I've let it known to the world that I love lists, but another love? Notebooks, scrapbooks, and really any book. But I do really like notebook. All my life I was never good at keeping a journal...it was just so hard to think of stuff to write every single day. I mean, how much excitement happens that often? It's just normal day-to-day life most of the time. But last summer my life changed. Drastically. On the outside everything was the same -- where I live, where I work, what I do, etc... -- but on the inside, I turned into a completely different person. I began to see things from a whole new perspective. I would step out of my comfort zone more. I learned new things. I worked on living for Christ, not myself. I worked on putting others first. I worked on befriending the friendless. I learned what it meant to be a Christian. I looked for the beauty in my life now. I began to appreciate all that is in my life. I began to really follow Jesus. 

It was then that I saw the little things that I'd been completely overlooking before. The kitchen soaking up the sunlight at 4:30 pm. My younger siblings laughter on Sunday afternoon. The early morning dew. But even more so, the amazing people God put in my life. The sermons. The books I've read. And most of all, my parents. I used to never have a good relationship with them, but after the summer and into the fall I realized how much they mean to me. I also saw that God knew what He was doing in giving them to be my parents; they love me like no one else and they'll listen to me when no one else will. It was also at that time that I learned to trust God with every little thing in my life. That was hard. It's still hard when I tell Him each morning that I'm his and am here to do his will, but God is in control. You know what? When I put my life in God's hands and when I started taking the trash out of my life, I became more content and happy. I've finally learned to be content in all things. I love my life right now, and I'm content where I am and being single. But I also know that there I some big changes up ahead, and I will be content then. 

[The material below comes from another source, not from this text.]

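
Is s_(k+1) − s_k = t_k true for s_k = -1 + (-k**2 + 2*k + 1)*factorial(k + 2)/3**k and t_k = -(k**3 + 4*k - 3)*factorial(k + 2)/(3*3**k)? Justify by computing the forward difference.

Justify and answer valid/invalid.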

Right now is kind of a turning point in my life. In just twelve short weeks life as I know it will be gone. I'll be in Africa, hopefully serving God through caring for orphans, and when I get back I'll graduate high school. Then I'll turn eight-teen. (scary!) And I don't know where I'll be going after that. But right now I want to cherish the little things in life. Currently I don't really have a bed-room and can't have a nice big bulletin board to put my memories on...so I've got this book. I call it 'my bulletin board book'. It holds little notes, pictures, quotes, and memories. It's like a scrapbook, I guess. 

So I thought I'd give you all a little peek inside...and maybe you'll start one for yourself. Now, I'll quite rambling (I don't blame you if you didn't read any of the above...), and get on. I'm off to continue working on our family cookbook and then cook dinner.